I never thought I could live alone. Living alone was for the fiercely independent, and I was the girl who relied on people for a laundry list of things. When I felt down, I’d sit on my roommate’s bed and talk it out. If I needed to run to the grocery store, there was usually someone riding shotgun.
When you think about it, you live with other people for most of your life. Currently, some of you might be living with roommates, your significant other and/or your parents or family members. Then, you might get married and live with your husband/wife in a home where you can grow old together. Sometimes that involves kids, three dogs or all of the above.
Growing up, I lived with my parents and my younger sister. In college, “home” was a tiny room I shared with a roommate. After the dorms, I lived with three other roommates in a house that wasn’t much bigger. Personal space wasn’t a thing. Styles and personalities and opinions on things like decor were different, and learning how to compromise was a valuable lesson I learned quickly.
Don’t get me wrong, I loved being around people. But even so, I knew I wanted to experience living alone at least once. Before marriage, kids and all of the other “adult” things I had planned for myself, I wanted to know what it felt like to be selfish and not feel ashamed by it. I wanted to live in a space that was 100% mine, where I’d be free to binge watch Netflix, drink wine out of the bottle and walk around sans pants on a random Tuesday.
Was I afraid to live by myself? I was terrified.
Do I think everyone should experience it at least once? Absolutely.

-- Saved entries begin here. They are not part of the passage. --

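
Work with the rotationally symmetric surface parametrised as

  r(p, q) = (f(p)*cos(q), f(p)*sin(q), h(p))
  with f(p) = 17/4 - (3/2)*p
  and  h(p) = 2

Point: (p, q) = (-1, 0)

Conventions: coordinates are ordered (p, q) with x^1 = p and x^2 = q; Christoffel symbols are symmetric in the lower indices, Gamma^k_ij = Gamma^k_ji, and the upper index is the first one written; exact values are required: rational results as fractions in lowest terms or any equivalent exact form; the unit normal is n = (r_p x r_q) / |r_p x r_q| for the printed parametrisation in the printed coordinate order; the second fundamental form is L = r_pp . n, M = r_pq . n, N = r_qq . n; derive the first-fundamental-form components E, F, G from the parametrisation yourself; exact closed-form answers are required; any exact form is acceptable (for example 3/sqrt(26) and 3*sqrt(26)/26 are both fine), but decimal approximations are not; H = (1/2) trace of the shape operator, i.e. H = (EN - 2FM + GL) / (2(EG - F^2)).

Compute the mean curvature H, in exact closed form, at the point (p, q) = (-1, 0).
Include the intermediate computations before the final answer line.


f = 23/4, f' = -3/2, f'' = 0, h' = 0, h'' = 0
E = 9/4, F = 0, G = 529/16; answer radicand W^2 = 9/4
unnormalised second-form numerators: l = 0, m = 0, n = 0; L = l/sqrt(9/4), and similarly M = m/sqrt(W^2), N = n/sqrt(W^2)
H = (E*n - 2*F*m + G*l) / (2*(EG - F^2)*sqrt(W^2)); E*n - 2*F*m + G*l = 0, EG - F^2 = 4761/64, so H = (0)/sqrt(9/4)

Answer: H = 0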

YOU LEARN HOW TO FIX THINGS
Living alone taught me a number of valuable life lessons — like how to fix a running toilet, replace burnt out light bulbs, get over my fear of spiders, cope with noisy neighbors and pay bills on time. I learned that a can of paint and a little creativity can go a long way. And I learned that when said paint gets all over the floor, Goo Gone is the perfect solution.
YOU LEARN TO BUDGET
This was a big one for me. When you’re not splitting bills with someone else, you learn how to manage paying for everything yourself.
YOUR MESS IS YOUR MESS
I wasn’t judged for eating dinner in bed, or for binge watching Netflix for longer than I’d like to admit on the internet. I left dishes in the sink some days. I was guilty for leaving a pile of laundry on my bedroom floor for weeks. But, it was my mess.
YOU GET TO KNOW YOURSELF
Being alone and loneliness are not the same. Living alone taught me that. I learned to be comfortable with and actually enjoy my own company. I gained independence, and it gave me the extra push I needed to grow up. I learned what I liked and developed my sense of personal style.
Fritz and I moved into our new place a few weeks ago. It’s charming and modern and the perfect place to share together. And while I’m excited to create a new home with him, I’ll always look back fondly on my former one-bedroom apartment, and the brief period in my twenties when I lived alone. The time I had to learn and live by myself helped shape me into the person I am today.